While it took a considerable amount of gumption to commit to an offshore topwater pattern in a championship event, the technique also required plenty of patience and precision.

When the fish would show themselves, making long and accurate casts – “landing it in in the bowl,” as some call it, referring to the bait landing in the ripple left by the fish – was paramount to eliciting a strike.

“On day 2, when it was sunny in the morning, the fish were not in the brush,” Atkins said. “They were out around the brush and for the first hour I was behind the 8-ball. It took me a little while to get it figured out.

Justin Atkins
Photo: Justin Atkins

Here's what a cane pile looked like on Atkins' Humminbird Mega Imaging Side Imaging.

“On Sunday, I was more prepared for it.
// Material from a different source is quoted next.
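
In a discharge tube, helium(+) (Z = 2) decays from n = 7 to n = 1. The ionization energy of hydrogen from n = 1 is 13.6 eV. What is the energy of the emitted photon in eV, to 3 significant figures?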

Every time I’d pull up to a place, instead of immediately trying to throw out there toward the pile, they’d school when you first got there – maybe I got the bait riled up. I’d wait for second to see if they’d school. That paid off big for me. It took me a while to hook up with one of them, but the first six or seven that came up I was right on them and got the bites. Patience was key when it was sunny.”

Winning Pattern Notes

> Atkins said the cane piles he was targeting were sitting in 18 to 22 feet of water and topped out in 7 to 10. The fish would suspend along the cane and the big topwater bait would cause enough of a disturbance on the surface to call them up to investigate.

> He also had different theories on how the fish positioned when it was cloudy versus sunny.

“I think when it’s cloudy those fish get in the brush because the bait I think don’t start roaming,” he said. “They get down and I think the bass get more in the cover to ambush them.

“When it’s sunny and the herring get up on top, the bass roam out around that cover because they’re under the herring and they don’t need to ambush them. They can run them up to the surface.”

He said the cloudy scenario was better because the fish were more predictable.

“When it’s sunny, they’re out and around and on day 2 I wasn’t prepared for that in the morning,” he noted. “I wasted about an hour trying to figure that out. Once I got it figured out, I could catch some fish.”

Winning Gear Notes

> Towpater gear: 7’5” medium-heavy unnamed composite fiberglass casting rod, Abu Garcia Revo SX and STX casting reels, 30-pound Berkley Trilene braided line, IMA Lures Little Stik 135 (chrome).

> He replaced the stock hooks on the Little Stik with No. 2 Owner Stinger ST-36 trebles, including a feathered rear treble, and also used Owner Hyper Wire split rings.

> Atkins had more confidence in using just braided line compared to monofilament or a combination of the two like others. “I would blow up a spool of mono trying to sling it and I’m not into the mono leader thing because I’m bad about blowing the braid up, which then breaks the leader,” he said.

The Bottom Line

> Main factor in his success – “Sticking with the big pencil popper. Something I learned this year is if they’re not out deep, they’re on the bank, and if they’re not on the bank they’re out deep. I could get bites on a buzzbait, but it was rare I caught quality. I caught two good ones, but it was random. I knew I could get those quality bites offshore.”

> Performance edge – “My Humminbirds. I could see how big they were and how many were in there. You could see the shadows off of it and the hard returns of the fish inside the shadows. I made a mental note of how many I’d see in some piles and continue to look for new ones. I made a pass over them before practice was over and rode by them with side-imaging.”